# Deep4Chem Data Extraction notebook

## Purpose and Context

This notebook will extract the data from Deep4Chem CSV, correct any epsilon values errors found and store it in a parquet format

Go to http://deep4chem.korea.ac.kr/ for information

## Setup

import libraries

In [None]:
import pandas as pd
import numpy as np

from IPython.core.display import display, HTML
display(HTML("<style>.container { width:100% !important; }</style>"))

import utils

## Load Data

In [None]:
data = pd.read_csv('../rawData/Deep4Chem/DB for chromophore_Sci_Data_rev02.csv')

# Loading the verified data and correcting any issue we found
temp = pd.read_csv('../rawData/Deep4Chem/DoubleCheck-High Extinction.csv')[['Tag', 'Should be']]

temp['log(Epsilon)'] = temp['Should be'].apply(lambda x: x if x != 'x' else np.nan).astype('float').apply(np.log10)

data = data.merge(temp, on = 'Tag', how = 'left')
data['log(Epsilon)'] = data['log(Epsilon)'].fillna(data['log(e/mol-1 dm3 cm-1)'])

data.drop(['Tag', 'Reference', 'Should be', 'log(e/mol-1 dm3 cm-1)'], axis = 'columns', inplace = True)

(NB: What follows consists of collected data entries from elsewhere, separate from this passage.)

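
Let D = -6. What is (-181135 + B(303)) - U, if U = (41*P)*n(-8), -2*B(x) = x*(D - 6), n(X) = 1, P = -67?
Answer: -176570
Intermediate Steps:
B(x) = 6*x (B(x) = -x*(-6 - 6)/2 = -x*(-12)/2 = -(-6)*x = 6*x)
U = -2747 (U = (41*(-67))*1 = -2747*1 = -2747)
(-181135 + B(303)) - U = (-181135 + 6*303) - 1*(-2747) = (-181135 + 1818) + 2747 = -179317 + 2747 = -176570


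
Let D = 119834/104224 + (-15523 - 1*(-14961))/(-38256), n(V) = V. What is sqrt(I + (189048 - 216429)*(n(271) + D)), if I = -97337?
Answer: I*sqrt(813933141392211736951)/10383316 ≈ 2747.6*I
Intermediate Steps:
D = 145091981/124599792 (D = 119834*(1/104224) + (-15523 + 14961)*(-1/38256) = 59917/52112 - 562*(-1/38256) = 59917/52112 + 281/19128 = 145091981/124599792 ≈ 1.1645)
sqrt(I + (189048 - 216429)*(n(271) + D)) = sqrt(-97337 + (189048 - 216429)*(271 + 145091981/124599792)) = sqrt(-97337 - 27381*33911635613/124599792) = sqrt(-97337 - 309511498239851/41533264) = sqrt(-313554221557819/41533264) = I*sqrt(813933141392211736951)/10383316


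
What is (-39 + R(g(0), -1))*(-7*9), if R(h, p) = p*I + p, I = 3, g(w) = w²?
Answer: 2709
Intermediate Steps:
R(h, p) = 4*p (R(h, p) = p*3 + p = 3*p + p = 4*p)
(-39 + R(g(0), -1))*(-7*9) = (-39 + 4*(-1))*(-7*9) = (-39 - 4)*(-63) = -43*(-63) = 2709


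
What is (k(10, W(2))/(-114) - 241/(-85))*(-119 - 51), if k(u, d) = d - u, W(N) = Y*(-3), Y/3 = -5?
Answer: -24499/57 ≈ -429.81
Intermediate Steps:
Y = -15 (Y = 3*(-5) = -15)
W(N) = 45 (W(N) = -15*(-3) = 45)
(k(10, W(2))/(-114) - 241/(-85))*(-119 - 51) = ((45 - 1*10)/(-114) - 241/(-85))*(-119 - 51) = ((45 - 10)*(-1/114) - 241*(-1/85))*(-170) = (35*(-1/114) + 241/85)*(-170) = (-35/114 + 241/85)*(-170) = (24499/9690)*(-170) = -24499/57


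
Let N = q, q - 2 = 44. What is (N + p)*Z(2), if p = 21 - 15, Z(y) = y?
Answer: 104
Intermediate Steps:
q = 46 (q = 2 + 44 = 46)
N = 46
p = 6
(N + p)*Z(2) = (46 + 6)*2 = 52*2 = 104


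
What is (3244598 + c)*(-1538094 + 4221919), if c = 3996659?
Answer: 19434266568025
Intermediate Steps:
(3244598 + c)*(-1538094 + 4221919) = (3244598 + 3996659)*(-1538094 + 4221919) = 7241257*2683825 = 19434266568025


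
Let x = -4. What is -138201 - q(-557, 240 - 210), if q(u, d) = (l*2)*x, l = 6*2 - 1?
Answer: -138113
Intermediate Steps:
l = 11 (l = 12 - 1 = 11)
q(u, d) = -88 (q(u, d) = (11*2)*(-4) = 22*(-4) = -88)
-138201 - q(-557, 240 - 210) = -138201 - 1*(-88) = -138201 + 88 = -138113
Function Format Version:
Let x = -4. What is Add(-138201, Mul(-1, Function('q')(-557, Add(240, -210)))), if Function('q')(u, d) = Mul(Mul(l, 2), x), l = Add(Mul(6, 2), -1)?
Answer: -138113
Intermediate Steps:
l = 11 (l = Add(12, -1) = 11)
Function('q')(u, d) = -88 (Function('q')(u, d) = Mul(Mul(11, 2), -4) = Mul(22, -4) = -88)
Add(-138201, Mul(-1, Function('q')(-557, Add(240, -210)))) = Add(-138201, Mul(-1, -88)) = Add(-138201, 88) = -138113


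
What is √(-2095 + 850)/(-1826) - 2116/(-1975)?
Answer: 2116/1975 - I*√1245/1826 ≈ 1.0714 - 0.019323*I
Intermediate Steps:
√(-2095 + 850)/(-1826) - 2116/(-1975) = √(-1245)*(-1/1826) - 2116*(-1/1975) = (I*√1245)*(-1/1826) + 2116/1975 = -I*√1245/1826 + 2116/1975 = 2116/1975 - I*√1245/1826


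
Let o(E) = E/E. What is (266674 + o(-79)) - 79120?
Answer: 187555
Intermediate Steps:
o(E) = 1
(266674 + o(-79)) - 79120 = (266674 + 1) - 79120 = 266675 - 79120 = 187555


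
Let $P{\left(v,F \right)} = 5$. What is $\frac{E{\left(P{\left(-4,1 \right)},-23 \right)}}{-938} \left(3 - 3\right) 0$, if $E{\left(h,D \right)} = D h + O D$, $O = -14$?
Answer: $0$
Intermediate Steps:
$E{\left(h,D \right)} = - 14 D + D h$ ($E{\left(h,D \right)} = D h - 14 D = - 14 D + D h$)
$\frac{E{\left(P{\left(-4,1 \right)},-23 \right)}}{-938} \left(3 - 3\right) 0 = \frac{\left(-23\right) \left(-14 + 5\right)}{-938} \left(3 - 3\right) 0 = \left(-23\right) \left(-9\right) \left(- \frac{1}{938}\right) \left(3 - 3\right) 0 = 207 \left(- \frac{1}{938}\right) 0 \cdot 0 = \left(- \frac{207}{938}\right) 0 = 0$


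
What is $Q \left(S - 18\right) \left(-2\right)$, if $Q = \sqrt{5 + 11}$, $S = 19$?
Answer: $-8$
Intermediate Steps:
$Q = 4$ ($Q = \sqrt{16} = 4$)
$Q \left(S - 18\right) \left(-2\right) = 4 \left(19 - 18\right) \left(-2\right) = 4 \cdot 1 \left(-2\right) = 4 \left(-2\right) = -8$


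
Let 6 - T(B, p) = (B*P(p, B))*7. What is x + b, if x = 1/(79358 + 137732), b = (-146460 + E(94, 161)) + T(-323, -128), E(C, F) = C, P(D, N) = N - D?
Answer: -127487187949/217090 ≈ -5.8726e+5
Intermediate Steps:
T(B, p) = 6 - 7*B*(B - p) (T(B, p) = 6 - B*(B - p)*7 = 6 - 7*B*(B - p))
b = -587255 (b = (-146460 + 94) + (6 - 7*(-323)*(-323 - 1*(-128))) = -146366 + (6 - 7*(-323)*(-323 + 128)) = -146366 + (6 - 7*(-323)*(-195)) = -146366 + (6 - 440895) = -146366 - 440889 = -587255)
x = 1/217090 ≈ 4.6064e-6
x + b = 1/217090 - 587255 = -127487187949/217090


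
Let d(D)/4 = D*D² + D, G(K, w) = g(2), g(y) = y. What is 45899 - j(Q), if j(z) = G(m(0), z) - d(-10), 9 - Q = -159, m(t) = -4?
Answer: 41857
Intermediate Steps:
G(K, w) = 2
d(D) = 4*D + 4*D³ (d(D) = 4*(D*D² + D) = 4*(D³ + D) = 4*(D + D³) = 4*D + 4*D³)
Q = 168 (Q = 9 - 1*(-159) = 9 + 159 = 168)
j(z) = 4042 (j(z) = 2 - 4*(-10)*(1 + (-10)²) = 2 - 4*(-10)*(1 + 100) = 2 - 4*(-10)*101 = 2 - 1*(-4040) = 2 + 4040 = 4042)
45899 - j(Q) = 45899 - 1*4042 = 45899 - 4042 = 41857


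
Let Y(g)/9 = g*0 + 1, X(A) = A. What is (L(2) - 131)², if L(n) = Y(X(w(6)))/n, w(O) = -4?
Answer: 64009/4 ≈ 16002.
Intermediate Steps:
Y(g) = 9 (Y(g) = 9*(g*0 + 1) = 9*(0 + 1) = 9*1 = 9)
L(n) = 9/n
(L(2) - 131)² = (9/2 - 131)² = (-253/2)² = 64009/4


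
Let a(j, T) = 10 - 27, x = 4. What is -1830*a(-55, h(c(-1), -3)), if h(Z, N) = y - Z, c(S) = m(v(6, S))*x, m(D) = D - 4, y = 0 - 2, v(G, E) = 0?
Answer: 31110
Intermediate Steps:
y = -2
m(D) = -4 + D
c(S) = -16 (c(S) = (-4 + 0)*4 = -4*4 = -16)
h(Z, N) = -2 - Z
a(j, T) = -17
-1830*a(-55, h(c(-1), -3)) = -1830*(-17) = 31110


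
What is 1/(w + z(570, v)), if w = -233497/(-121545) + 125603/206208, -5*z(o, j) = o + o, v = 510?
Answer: -2784839040/627897149341 ≈ -0.0044352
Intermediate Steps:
z(o, j) = -2*o/5 (z(o, j) = -(o + o)/5 = -2*o/5)
w = 7046151779/2784839040 (w = -233497*(-1/121545) + 125603*(1/206208) = 233497/121545 + 125603/206208 = 7046151779/2784839040 ≈ 2.5302)
1/(w + z(570, v)) = 1/(7046151779/2784839040 - ⅖*570) = 1/(7046151779/2784839040 - 228) = 1/(-627897149341/2784839040) = -2784839040/627897149341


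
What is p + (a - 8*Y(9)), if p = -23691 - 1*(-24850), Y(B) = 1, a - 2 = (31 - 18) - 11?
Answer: 1155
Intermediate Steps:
a = 4 (a = 2 + ((31 - 18) - 11) = 2 + (13 - 11) = 2 + 2 = 4)
p = 1159 (p = -23691 + 24850 = 1159)
p + (a - 8*Y(9)) = 1159 + (4 - 8*1) = 1159 + (4 - 8) = 1159 - 4 = 1155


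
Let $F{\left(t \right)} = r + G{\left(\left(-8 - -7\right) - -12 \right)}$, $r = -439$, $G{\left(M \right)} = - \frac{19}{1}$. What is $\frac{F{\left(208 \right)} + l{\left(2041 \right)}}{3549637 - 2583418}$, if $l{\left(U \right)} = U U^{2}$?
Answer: $\frac{8502154463}{966219} \approx 8799.4$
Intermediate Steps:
$G{\left(M \right)} = -19$ ($G{\left(M \right)} = \left(-19\right) 1 = -19$)
$F{\left(t \right)} = -458$ ($F{\left(t \right)} = -439 - 19 = -458$)
$l{\left(U \right)} = U^{3}$
$\frac{F{\left(208 \right)} + l{\left(2041 \right)}}{3549637 - 2583418} = \frac{-458 + 2041^{3}}{3549637 - 2583418} = \frac{-458 + 8502154921}{966219} = 8502154463 \cdot \frac{1}{966219} = \frac{8502154463}{966219}$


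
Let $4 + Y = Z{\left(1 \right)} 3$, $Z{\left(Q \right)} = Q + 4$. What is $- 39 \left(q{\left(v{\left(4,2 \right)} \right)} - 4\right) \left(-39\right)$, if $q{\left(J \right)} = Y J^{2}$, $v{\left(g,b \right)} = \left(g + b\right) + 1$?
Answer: $813735$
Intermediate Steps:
$Z{\left(Q \right)} = 4 + Q$
$Y = 11$ ($Y = -4 + \left(4 + 1\right) 3 = -4 + 5 \cdot 3 = -4 + 15 = 11$)
$v{\left(g,b \right)} = 1 + b + g$ ($v{\left(g,b \right)} = \left(b + g\right) + 1 = 1 + b + g$)
$q{\left(J \right)} = 11 J^{2}$
$- 39 \left(q{\left(v{\left(4,2 \right)} \right)} - 4\right) \left(-39\right) = - 39 \left(11 \left(1 + 2 + 4\right)^{2} - 4\right) \left(-39\right) = - 39 \left(11 \cdot 7^{2} - 4\right) \left(-39\right) = - 39 \left(11 \cdot 49 - 4\right) \left(-39\right) = - 39 \left(539 - 4\right) \left(-39\right) = \left(-39\right) 535 \left(-39\right) = \left(-20865\right) \left(-39\right) = 813735$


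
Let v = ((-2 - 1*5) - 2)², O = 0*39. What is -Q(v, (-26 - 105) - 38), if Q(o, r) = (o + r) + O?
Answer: 88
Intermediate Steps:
O = 0
v = 81 (v = ((-2 - 5) - 2)² = (-7 - 2)² = (-9)² = 81)
Q(o, r) = o + r (Q(o, r) = (o + r) + 0 = o + r)
-Q(v, (-26 - 105) - 38) = -(81 + ((-26 - 105) - 38)) = -(81 + (-131 - 38)) = -(81 - 169) = -1*(-88) = 88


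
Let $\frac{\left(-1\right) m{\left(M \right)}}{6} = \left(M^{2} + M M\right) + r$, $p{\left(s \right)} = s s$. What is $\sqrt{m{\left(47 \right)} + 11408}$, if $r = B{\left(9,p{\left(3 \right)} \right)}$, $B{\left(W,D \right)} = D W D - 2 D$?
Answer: $i \sqrt{19366} \approx 139.16 i$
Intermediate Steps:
$p{\left(s \right)} = s^{2}$
$B{\left(W,D \right)} = - 2 D + W D^{2}$ ($B{\left(W,D \right)} = W D^{2} - 2 D = - 2 D + W D^{2}$)
$r = 711$ ($r = 3^{2} \left(-2 + 3^{2} \cdot 9\right) = 9 \left(-2 + 9 \cdot 9\right) = 9 \left(-2 + 81\right) = 9 \cdot 79 = 711$)
$m{\left(M \right)} = -4266 - 12 M^{2}$ ($m{\left(M \right)} = - 6 \left(\left(M^{2} + M M\right) + 711\right) = - 6 \left(\left(M^{2} + M^{2}\right) + 711\right) = - 6 \left(2 M^{2} + 711\right) = - 6 \left(711 + 2 M^{2}\right) = -4266 - 12 M^{2}$)
$\sqrt{m{\left(47 \right)} + 11408} = \sqrt{\left(-4266 - 12 \cdot 47^{2}\right) + 11408} = \sqrt{\left(-4266 - 26508\right) + 11408} = \sqrt{-30774 + 11408} = \sqrt{-19366} = i \sqrt{19366}$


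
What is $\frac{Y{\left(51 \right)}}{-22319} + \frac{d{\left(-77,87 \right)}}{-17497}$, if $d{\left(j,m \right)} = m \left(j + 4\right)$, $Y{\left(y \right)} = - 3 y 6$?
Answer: $\frac{157810215}{390515543} \approx 0.40411$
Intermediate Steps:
$Y{\left(y \right)} = - 18 y$
$d{\left(j,m \right)} = m \left(4 + j\right)$
$\frac{Y{\left(51 \right)}}{-22319} + \frac{d{\left(-77,87 \right)}}{-17497} = \frac{\left(-18\right) 51}{-22319} + \frac{87 \left(4 - 77\right)}{-17497} = \left(-918\right) \left(- \frac{1}{22319}\right) + 87 \left(-73\right) \left(- \frac{1}{17497}\right) = \frac{918}{22319} - - \frac{6351}{17497} = \frac{918}{22319} + \frac{6351}{17497} = \frac{157810215}{390515543}$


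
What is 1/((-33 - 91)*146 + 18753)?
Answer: 1/649 ≈ 0.0015408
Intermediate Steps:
1/((-33 - 91)*146 + 18753) = 1/(-124*146 + 18753) = 1/(-18104 + 18753) = 1/649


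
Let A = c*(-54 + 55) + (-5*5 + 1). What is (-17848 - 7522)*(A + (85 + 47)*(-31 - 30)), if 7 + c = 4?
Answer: 204964230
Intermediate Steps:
c = -3 (c = -7 + 4 = -3)
A = -27 (A = -3*(-54 + 55) + (-5*5 + 1) = -3*1 + (-25 + 1) = -3 - 24 = -27)
(-17848 - 7522)*(A + (85 + 47)*(-31 - 30)) = (-17848 - 7522)*(-27 + (85 + 47)*(-31 - 30)) = -25370*(-27 + 132*(-61)) = -25370*(-27 - 8052) = -25370*(-8079) = 204964230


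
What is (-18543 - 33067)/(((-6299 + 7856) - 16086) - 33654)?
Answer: 51610/48183 ≈ 1.0711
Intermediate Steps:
(-18543 - 33067)/(((-6299 + 7856) - 16086) - 33654) = -51610/((1557 - 16086) - 33654) = -51610/(-14529 - 33654) = -51610/(-48183) = -51610*(-1/48183) = 51610/48183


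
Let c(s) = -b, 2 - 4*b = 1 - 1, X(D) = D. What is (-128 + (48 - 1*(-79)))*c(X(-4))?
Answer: 1/2 ≈ 0.50000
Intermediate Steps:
b = 1/2 (b = 1/2 - (1 - 1)/4 = 1/2 - 1/4*0 = 1/2 + 0 = 1/2 ≈ 0.50000)
c(s) = -1/2 (c(s) = -1*1/2 = -1/2)
(-128 + (48 - 1*(-79)))*c(X(-4)) = (-128 + (48 - 1*(-79)))*(-1/2) = (-128 + (48 + 79))*(-1/2) = (-128 + 127)*(-1/2) = -1*(-1/2) = 1/2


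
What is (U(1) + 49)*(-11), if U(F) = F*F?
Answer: -550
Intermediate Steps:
U(F) = F²
(U(1) + 49)*(-11) = (1² + 49)*(-11) = (1 + 49)*(-11) = 50*(-11) = -550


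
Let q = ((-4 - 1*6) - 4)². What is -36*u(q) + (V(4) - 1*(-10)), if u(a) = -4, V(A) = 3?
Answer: 157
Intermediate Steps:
q = 196 (q = ((-4 - 6) - 4)² = (-10 - 4)² = (-14)² = 196)
-36*u(q) + (V(4) - 1*(-10)) = -36*(-4) + (3 - 1*(-10)) = 144 + (3 + 10) = 144 + 13 = 157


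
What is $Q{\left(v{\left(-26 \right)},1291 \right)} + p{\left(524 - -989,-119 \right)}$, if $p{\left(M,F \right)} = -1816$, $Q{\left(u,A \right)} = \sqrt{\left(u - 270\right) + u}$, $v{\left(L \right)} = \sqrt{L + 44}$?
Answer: $-1816 + i \sqrt{270 - 6 \sqrt{2}} \approx -1816.0 + 16.171 i$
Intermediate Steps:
$v{\left(L \right)} = \sqrt{44 + L}$
$Q{\left(u,A \right)} = \sqrt{-270 + 2 u}$ ($Q{\left(u,A \right)} = \sqrt{\left(-270 + u\right) + u} = \sqrt{-270 + 2 u}$)
$Q{\left(v{\left(-26 \right)},1291 \right)} + p{\left(524 - -989,-119 \right)} = \sqrt{-270 + 2 \sqrt{44 - 26}} - 1816 = \sqrt{-270 + 2 \sqrt{18}} - 1816 = \sqrt{-270 + 2 \cdot 3 \sqrt{2}} - 1816 = \sqrt{-270 + 6 \sqrt{2}} - 1816 = -1816 + \sqrt{-270 + 6 \sqrt{2}}$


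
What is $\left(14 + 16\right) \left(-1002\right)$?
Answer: $-30060$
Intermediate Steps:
$\left(14 + 16\right) \left(-1002\right) = 30 \left(-1002\right) = -30060$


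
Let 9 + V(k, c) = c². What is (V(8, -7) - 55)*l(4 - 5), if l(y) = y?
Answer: 15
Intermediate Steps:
V(k, c) = -9 + c²
(V(8, -7) - 55)*l(4 - 5) = ((-9 + (-7)²) - 55)*(4 - 5) = ((-9 + 49) - 55)*(-1) = (40 - 55)*(-1) = -15*(-1) = 15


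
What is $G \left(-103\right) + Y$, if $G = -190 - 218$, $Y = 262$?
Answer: $42286$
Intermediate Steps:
$G = -408$
$G \left(-103\right) + Y = \left(-408\right) \left(-103\right) + 262 = 42024 + 262 = 42286$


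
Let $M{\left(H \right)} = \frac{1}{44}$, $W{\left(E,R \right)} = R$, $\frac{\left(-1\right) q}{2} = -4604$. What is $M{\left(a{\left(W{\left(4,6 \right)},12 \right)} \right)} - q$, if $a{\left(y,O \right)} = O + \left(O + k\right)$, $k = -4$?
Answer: $- \frac{405151}{44} \approx -9208.0$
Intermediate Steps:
$q = 9208$ ($q = \left(-2\right) \left(-4604\right) = 9208$)
$a{\left(y,O \right)} = -4 + 2 O$ ($a{\left(y,O \right)} = O + \left(O - 4\right) = O + \left(-4 + O\right) = -4 + 2 O$)
$M{\left(H \right)} = \frac{1}{44}$
$M{\left(a{\left(W{\left(4,6 \right)},12 \right)} \right)} - q = \frac{1}{44} - 9208 = - \frac{405151}{44}$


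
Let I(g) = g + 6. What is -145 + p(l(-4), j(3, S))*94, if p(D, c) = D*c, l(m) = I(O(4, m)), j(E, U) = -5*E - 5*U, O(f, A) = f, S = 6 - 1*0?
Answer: -42445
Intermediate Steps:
S = 6 (S = 6 + 0 = 6)
I(g) = 6 + g
l(m) = 10 (l(m) = 6 + 4 = 10)
-145 + p(l(-4), j(3, S))*94 = -145 + (10*(-5*3 - 5*6))*94 = -145 + (10*(-15 - 30))*94 = -145 + (10*(-45))*94 = -145 - 450*94 = -145 - 42300 = -42445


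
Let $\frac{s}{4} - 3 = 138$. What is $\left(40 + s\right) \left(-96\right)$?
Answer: $-57984$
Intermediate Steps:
$s = 564$ ($s = 12 + 4 \cdot 138 = 12 + 552 = 564$)
$\left(40 + s\right) \left(-96\right) = \left(40 + 564\right) \left(-96\right) = 604 \left(-96\right) = -57984$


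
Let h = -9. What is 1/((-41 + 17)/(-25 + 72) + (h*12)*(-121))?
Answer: 47/614172 ≈ 7.6526e-5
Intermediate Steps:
1/((-41 + 17)/(-25 + 72) + (h*12)*(-121)) = 1/((-41 + 17)/(-25 + 72) - 9*12*(-121)) = 1/(-24/47 - 108*(-121)) = 1/(-24*1/47 + 13068) = 1/(-24/47 + 13068) = 1/(614172/47) = 47/614172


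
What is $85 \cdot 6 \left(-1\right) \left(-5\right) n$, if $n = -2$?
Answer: $-5100$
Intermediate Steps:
$85 \cdot 6 \left(-1\right) \left(-5\right) n = 85 \cdot 6 \left(-1\right) \left(-5\right) \left(-2\right) = 85 \left(\left(-6\right) \left(-5\right)\right) \left(-2\right) = 85 \cdot 30 \left(-2\right) = 2550 \left(-2\right) = -5100$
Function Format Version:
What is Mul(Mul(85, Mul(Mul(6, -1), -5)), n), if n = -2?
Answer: -5100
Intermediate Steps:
Mul(Mul(85, Mul(Mul(6, -1), -5)), n) = Mul(Mul(85, Mul(Mul(6, -1), -5)), -2) = Mul(Mul(85, Mul(-6, -5)), -2) = Mul(Mul(85, 30), -2) = Mul(2550, -2) = -5100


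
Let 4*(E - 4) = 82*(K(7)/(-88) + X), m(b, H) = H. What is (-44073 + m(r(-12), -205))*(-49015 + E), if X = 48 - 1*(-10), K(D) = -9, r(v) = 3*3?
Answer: 186328532117/88 ≈ 2.1174e+9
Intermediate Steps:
r(v) = 9
X = 58 (X = 48 + 10 = 58)
E = 210337/176 (E = 4 + (82*(-9/(-88) + 58))/4 = 4 + (82*(-9*(-1/88) + 58))/4 = 4 + (82*(9/88 + 58))/4 = 4 + (82*(5113/88))/4 = 4 + (¼)*(209633/44) = 4 + 209633/176 = 210337/176 ≈ 1195.1)
(-44073 + m(r(-12), -205))*(-49015 + E) = (-44073 - 205)*(-49015 + 210337/176) = -44278*(-8416303/176) = 186328532117/88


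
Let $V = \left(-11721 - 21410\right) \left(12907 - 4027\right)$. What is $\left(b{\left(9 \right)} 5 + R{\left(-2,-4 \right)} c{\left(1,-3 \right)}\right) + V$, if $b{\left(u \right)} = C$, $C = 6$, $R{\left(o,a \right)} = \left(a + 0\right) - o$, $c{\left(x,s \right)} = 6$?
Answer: $-294203262$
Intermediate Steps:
$R{\left(o,a \right)} = a - o$
$V = -294203280$ ($V = \left(-33131\right) 8880 = -294203280$)
$b{\left(u \right)} = 6$
$\left(b{\left(9 \right)} 5 + R{\left(-2,-4 \right)} c{\left(1,-3 \right)}\right) + V = \left(6 \cdot 5 + \left(-4 - -2\right) 6\right) - 294203280 = \left(30 + \left(-4 + 2\right) 6\right) - 294203280 = \left(30 - 12\right) - 294203280 = 18 - 294203280 = -294203262$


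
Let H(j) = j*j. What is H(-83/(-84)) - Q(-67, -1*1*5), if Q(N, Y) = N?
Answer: 479641/7056 ≈ 67.976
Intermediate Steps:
H(j) = j²
H(-83/(-84)) - Q(-67, -1*1*5) = (-83/(-84))² - 1*(-67) = (-83*(-1/84))² + 67 = (83/84)² + 67 = 6889/7056 + 67 = 479641/7056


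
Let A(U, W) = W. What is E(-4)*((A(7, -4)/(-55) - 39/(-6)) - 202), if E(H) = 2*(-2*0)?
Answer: 0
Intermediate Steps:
E(H) = 0 (E(H) = 2*0 = 0)
E(-4)*((A(7, -4)/(-55) - 39/(-6)) - 202) = 0*((-4/(-55) - 39/(-6)) - 202) = 0*((-4*(-1/55) - 39*(-⅙)) - 202) = 0*((4/55 + 13/2) - 202) = 0*(723/110 - 202) = 0*(-21497/110) = 0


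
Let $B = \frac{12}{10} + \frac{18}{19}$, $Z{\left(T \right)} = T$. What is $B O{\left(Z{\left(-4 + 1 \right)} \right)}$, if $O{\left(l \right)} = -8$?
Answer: $- \frac{1632}{95} \approx -17.179$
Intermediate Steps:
$B = \frac{204}{95}$ ($B = 12 \cdot \frac{1}{10} + 18 \cdot \frac{1}{19} = \frac{6}{5} + \frac{18}{19} = \frac{204}{95} \approx 2.1474$)
$B O{\left(Z{\left(-4 + 1 \right)} \right)} = \frac{204}{95} \left(-8\right) = - \frac{1632}{95}$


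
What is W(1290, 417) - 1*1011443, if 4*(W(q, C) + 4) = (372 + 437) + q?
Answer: -4043689/4 ≈ -1.0109e+6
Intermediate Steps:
W(q, C) = 793/4 + q/4 (W(q, C) = -4 + ((372 + 437) + q)/4 = -4 + (809 + q)/4 = -4 + (809/4 + q/4) = 793/4 + q/4)
W(1290, 417) - 1*1011443 = (793/4 + (¼)*1290) - 1*1011443 = (793/4 + 645/2) - 1011443 = 2083/4 - 1011443 = -4043689/4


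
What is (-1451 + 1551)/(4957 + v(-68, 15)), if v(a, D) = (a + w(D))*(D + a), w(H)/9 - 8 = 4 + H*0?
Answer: 100/2837 ≈ 0.035249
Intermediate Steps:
w(H) = 108 (w(H) = 72 + 9*(4 + H*0) = 72 + 9*(4 + 0) = 72 + 9*4 = 72 + 36 = 108)
v(a, D) = (108 + a)*(D + a) (v(a, D) = (a + 108)*(D + a) = (108 + a)*(D + a))
(-1451 + 1551)/(4957 + v(-68, 15)) = (-1451 + 1551)/(4957 + ((-68)² + 108*15 + 108*(-68) + 15*(-68))) = 100/(4957 + (4624 + 1620 - 7344 - 1020)) = 100/(4957 - 2120) = 100/2837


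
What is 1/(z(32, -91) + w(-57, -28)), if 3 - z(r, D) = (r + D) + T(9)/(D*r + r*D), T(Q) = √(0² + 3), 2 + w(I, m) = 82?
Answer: 4816494592/683942232061 - 5824*√3/683942232061 ≈ 0.0070422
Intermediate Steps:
w(I, m) = 80 (w(I, m) = -2 + 82 = 80)
T(Q) = √3 (T(Q) = √(0 + 3) = √3)
z(r, D) = 3 - D - r - √3/(2*D*r) (z(r, D) = 3 - ((r + D) + √3/(D*r + r*D)) = 3 - ((D + r) + √3/(D*r + D*r)) = 3 - ((D + r) + √3/((2*D*r))) = 3 - ((D + r) + √3*(1/(2*D*r))) = 3 - ((D + r) + √3/(2*D*r)) = 3 - (D + r + √3/(2*D*r)) = 3 + (-D - r - √3/(2*D*r)) = 3 - D - r - √3/(2*D*r))
1/(z(32, -91) + w(-57, -28)) = 1/((3 - 1*(-91) - 1*32 - ½*√3/(-91*32)) + 80) = 1/((3 + 91 - 32 - ½*√3*(-1/91)*1/32) + 80) = 1/((3 + 91 - 32 + √3/5824) + 80) = 1/((62 + √3/5824) + 80) = 1/(142 + √3/5824)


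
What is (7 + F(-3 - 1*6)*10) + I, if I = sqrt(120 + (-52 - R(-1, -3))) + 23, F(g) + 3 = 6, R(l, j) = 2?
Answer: 60 + sqrt(66) ≈ 68.124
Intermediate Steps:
F(g) = 3 (F(g) = -3 + 6 = 3)
I = 23 + sqrt(66) (I = sqrt(120 + (-52 - 1*2)) + 23 = sqrt(120 + (-52 - 2)) + 23 = sqrt(120 - 54) + 23 = sqrt(66) + 23 = 23 + sqrt(66) ≈ 31.124)
(7 + F(-3 - 1*6)*10) + I = (7 + 3*10) + (23 + sqrt(66)) = (7 + 30) + (23 + sqrt(66)) = 37 + (23 + sqrt(66)) = 60 + sqrt(66)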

## Removing rows that don't have a log(Epsilon)
#data = data[data['log(Epsilon)'].isnull() == False].copy().reset_index(drop = True)
print('Total Count: ' + str(len(data)))
data.head(1)

Cleaning up data, converting strings to int/float data type and compressing integers

Removing Entries with No Epsilon

In [None]:
data = data[data['log(Epsilon)'].isnull() == False].copy().reset_index(drop = True)

In [None]:
data.columns = data.columns.str.replace('_', ' ').str.title()
utils.DropAllNullColumns(data)
utils.ConvertStringColumnsToInt(data)
utils.ConvertFloatColumnsToIntegerIfNoDataLoss(data)
utils.CompressIntegerColumns(data)

## Basic Analysis

In [None]:
data.info()

In [None]:
utils.InspectColumnValues(data)

In [None]:
data.describe()

In [None]:
utils.ShowHistogramCharts(data)

## Saving data for use later

In [None]:
utils.SaveDataToOutput(data, 'extraction-deep4Chem')
utils.LoadDataFromOutput('extraction-deep4Chem')